Loslassen können

Loslassen können - eine Frau geht mutig einen neuen Weg entlang

Loslassen können ist eine Entscheidung

Eine kleine autobiografische Geschichte, die mir das Thema Loslassen und die Kraft, die darin steckt, bewusst gemacht hat. Viel Spaß beim Lesen.

Vier Frauen und ein Mann schreiten durch das brusthohe Wasser, immer im Kreis und „schön locker, mit großen Schritten, die Arme schwingen locker mit“ ruft die Therapeutin vom Rand des Schwimmbeckens allen fröhlich zu. Die Musik ist fetzig, irgendwas aus den frühen 70er Jahren. Im Takt gehen fällt allerdings allen schwer, zu stark ist die Kraft des Wassers, zu viel Widerstand wird entgegengesetzt. Auch ich bewege mich außerhalb jedes Taktes, aber mit viel Kraft unermüdlich voran. „Und jetzt alle umdrehen und weiterlaufen“ ruft die Therapeutin.

Vier Frauen drehen sich fast synchron um 180 Grad und laufen nun wieder im Kreis, nur die Richtung hat sich geändert. Und die benötigte Kraft um überhaupt vorwärts zu kommen, denn das Wasser schwingt noch einige Zeit in der zuvor bestimmten Richtung nach und damit momentan gegen uns. Das ist natürlich auch Sinn der Sache, was diejenigen, die nicht zum ersten Mal hier sind, selbstverständlich wissen.

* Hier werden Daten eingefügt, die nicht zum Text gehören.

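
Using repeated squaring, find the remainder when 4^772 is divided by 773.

1

4^1 ≡ 4 (mod 773)
4^2 ≡ 4^2 = 16 ≡ 16 (mod 773)
4^4 ≡ 16^2 = 256 ≡ 256 (mod 773)
4^8 ≡ 256^2 = 65536 ≡ 604 (mod 773)
4^16 ≡ 604^2 = 364816 ≡ 733 (mod 773)
4^32 ≡ 733^2 = 537289 ≡ 54 (mod 773)
4^64 ≡ 54^2 = 2916 ≡ 597 (mod 773)
4^128 ≡ 597^2 = 356409 ≡ 56 (mod 773)
4^256 ≡ 56^2 = 3136 ≡ 44 (mod 773)
4^512 ≡ 44^2 = 1936 ≡ 390 (mod 773)
772 = 512 + 256 + 4 in binary powers of 2.
So 4^772 ≡ 390 · 44 · 256 ≡ 1 (mod 773).
Since the result is 1, base 4 gives no evidence that 773 is composite.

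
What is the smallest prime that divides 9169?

53

9169 is odd.
Digit sum 25, not divisible by 3.
Ends in 9: not divisible by 5.
7: 9169 = 7·1309 + 6
11: 9169 = 11·833 + 6
13: 9169 = 13·705 + 4
17: 9169 = 17·539 + 6
19: 9169 = 19·482 + 11
23: 9169 = 23·398 + 15
29: 9169 = 29·316 + 5
31: 9169 = 31·295 + 24
37: 9169 = 37·247 + 30
41: 9169 = 41·223 + 26
43: 9169 = 43·213 + 10
47: 9169 = 47·195 + 4
53: 9169 = 53·173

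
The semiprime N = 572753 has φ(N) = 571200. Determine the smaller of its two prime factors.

φ(n) = (p−1)(q−1) = n − (p+q) + 1, so p + q = 572753 − 571200 + 1 = 1554.
p and q are the roots of t² − 1554t + 572753 = 0.
Discriminant: 1554² − 4·572753 = 2414916 − 2291012 = 123904; √123904 = 352.
q = (1554 − 352)/2 = 601, p = (1554 + 352)/2 = 953.
Check: 601 · 953 = 572753.

601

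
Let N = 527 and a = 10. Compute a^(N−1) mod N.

10^1 ≡ 10 (mod 527)
10^2 ≡ 10^2 = 100 ≡ 100 (mod 527)
10^4 ≡ 100^2 = 10000 ≡ 514 (mod 527)
10^8 ≡ 514^2 = 264196 ≡ 169 (mod 527)
10^16 ≡ 169^2 = 28561 ≡ 103 (mod 527)
10^32 ≡ 103^2 = 10609 ≡ 69 (mod 527)
10^64 ≡ 69^2 = 4761 ≡ 18 (mod 527)
10^128 ≡ 18^2 = 324 ≡ 324 (mod 527)
10^256 ≡ 324^2 = 104976 ≡ 103 (mod 527)
10^512 ≡ 103^2 = 10609 ≡ 69 (mod 527)
526 = 512 + 8 + 4 + 2 in binary powers of 2.
So 10^526 ≡ 69 · 169 · 514 · 100 ≡ 382 (mod 527).
Since 382 ≠ 1, base 10 is a Fermat witness: 527 is composite.

382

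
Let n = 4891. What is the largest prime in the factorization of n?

73

4891 = 67 · 73
73 is prime.
So 4891 = 67 · 73; the largest prime factor is 73.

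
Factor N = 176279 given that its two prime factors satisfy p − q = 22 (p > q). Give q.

409

Since p = q + 22, we have 176279 = q(q + 22), so q² + 22q − 176279 = 0.
Discriminant: 22² + 4·176279 = 484 + 705116 = 705600; √705600 = 840.
q = (−22 + 840)/2 = 409, and p = q + 22 = 431.
Check: 409 · 431 = 176279.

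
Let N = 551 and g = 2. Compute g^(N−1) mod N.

2^1 ≡ 2 (mod 551)
2^2 ≡ 2^2 = 4 ≡ 4 (mod 551)
2^4 ≡ 4^2 = 16 ≡ 16 (mod 551)
2^8 ≡ 16^2 = 256 ≡ 256 (mod 551)
2^16 ≡ 256^2 = 65536 ≡ 518 (mod 551)
2^32 ≡ 518^2 = 268324 ≡ 538 (mod 551)
2^64 ≡ 538^2 = 289444 ≡ 169 (mod 551)
2^128 ≡ 169^2 = 28561 ≡ 460 (mod 551)
2^256 ≡ 460^2 = 211600 ≡ 16 (mod 551)
2^512 ≡ 16^2 = 256 ≡ 256 (mod 551)
550 = 512 + 32 + 4 + 2 in binary powers of 2.
So 2^550 ≡ 256 · 538 · 16 · 4 ≡ 245 (mod 551).
Since 245 ≠ 1, base 2 is a Fermat witness: 551 is composite.

245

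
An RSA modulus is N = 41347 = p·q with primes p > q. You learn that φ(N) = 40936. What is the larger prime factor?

239

φ(n) = (p−1)(q−1) = n − (p+q) + 1, so p + q = 41347 − 40936 + 1 = 412.
p and q are the roots of t² − 412t + 41347 = 0.
Discriminant: 412² − 4·41347 = 169744 − 165388 = 4356; √4356 = 66.
q = (412 − 66)/2 = 173, p = (412 + 66)/2 = 239.
Check: 173 · 239 = 41347.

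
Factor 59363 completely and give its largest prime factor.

89

59363 = 23 · 2581
2581 = 29 · 89
89 is prime.
So 59363 = 23 · 29 · 89; the largest prime factor is 89.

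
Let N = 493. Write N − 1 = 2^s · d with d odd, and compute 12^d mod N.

278

493 − 1 = 492 = 2^2 · 123, so d = 123.
12^1 ≡ 12 (mod 493)
12^2 ≡ 12^2 = 144 ≡ 144 (mod 493)
12^4 ≡ 144^2 = 20736 ≡ 30 (mod 493)
12^8 ≡ 30^2 = 900 ≡ 407 (mod 493)
12^16 ≡ 407^2 = 165649 ≡ 1 (mod 493)
12^32 ≡ 1^2 = 1 ≡ 1 (mod 493)
12^64 ≡ 1^2 = 1 ≡ 1 (mod 493)
123 = 64 + 32 + 16 + 8 + 2 + 1 in binary powers of 2.
So 12^123 ≡ 1 · 1 · 1 · 407 · 144 · 12 ≡ 278 (mod 493).
Squaring chain: 278 → 376; never reaches −1, so base 12 is a Miller–Rabin witness that 493 is composite.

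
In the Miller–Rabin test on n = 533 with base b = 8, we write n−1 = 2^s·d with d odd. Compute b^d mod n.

21

533 − 1 = 532 = 2^2 · 133, so d = 133.
8^1 ≡ 8 (mod 533)
8^2 ≡ 8^2 = 64 ≡ 64 (mod 533)
8^4 ≡ 64^2 = 4096 ≡ 365 (mod 533)
8^8 ≡ 365^2 = 133225 ≡ 508 (mod 533)
8^16 ≡ 508^2 = 258064 ≡ 92 (mod 533)
8^32 ≡ 92^2 = 8464 ≡ 469 (mod 533)
8^64 ≡ 469^2 = 219961 ≡ 365 (mod 533)
8^128 ≡ 365^2 = 133225 ≡ 508 (mod 533)
133 = 128 + 4 + 1 in binary powers of 2.
So 8^133 ≡ 508 · 365 · 8 ≡ 21 (mod 533).
Squaring chain: 21 → 441; never reaches −1, so base 8 is a Miller–Rabin witness that 533 is composite.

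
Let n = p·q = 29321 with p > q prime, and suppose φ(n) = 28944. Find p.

φ(n) = (p−1)(q−1) = n − (p+q) + 1, so p + q = 29321 − 28944 + 1 = 378.
p and q are the roots of t² − 378t + 29321 = 0.
Discriminant: 378² − 4·29321 = 142884 − 117284 = 25600; √25600 = 160.
q = (378 − 160)/2 = 109, p = (378 + 160)/2 = 269.
Check: 109 · 269 = 29321.

269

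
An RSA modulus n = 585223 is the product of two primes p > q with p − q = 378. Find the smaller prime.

599

Since p = q + 378, we have 585223 = q(q + 378), so q² + 378q − 585223 = 0.
Discriminant: 378² + 4·585223 = 142884 + 2340892 = 2483776; √2483776 = 1576.
q = (−378 + 1576)/2 = 599, and p = q + 378 = 977.
Check: 599 · 977 = 585223.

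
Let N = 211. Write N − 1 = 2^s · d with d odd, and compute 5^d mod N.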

Der einzige Mann in unserer Runde hat nach dem Kommando der Therapeutin nur eine viertel Drehung gemacht und schreitet nun außerhalb des Kreises seines eigenen Weges. Eine der Frauen macht ihn durch rufen auf sich aufmerksam und gestikuliert wild in Richtung Kreis. Der Mann schaut verständnislos. Als die Frau bei ihrer Runde an dem Mann vorbeikommt, greift sie ihn
am Arm und will ihn in die richtige Richtung lotsen. Der Mann reagiert verärgert und weigert sich. Ja, er geht sogar Richtung Beckenrand, als wolle er sich gänzlich ausschließen. Die Frau, die doch nur helfen wollte, ist nun ihrerseits verärgert und schüttelt missbilligend ihren Lockenkopf. Zudem hat nun sie selber ihren eigenen Rhythmus verloren und muss sich erst wieder mühsam in die Runde einreihen.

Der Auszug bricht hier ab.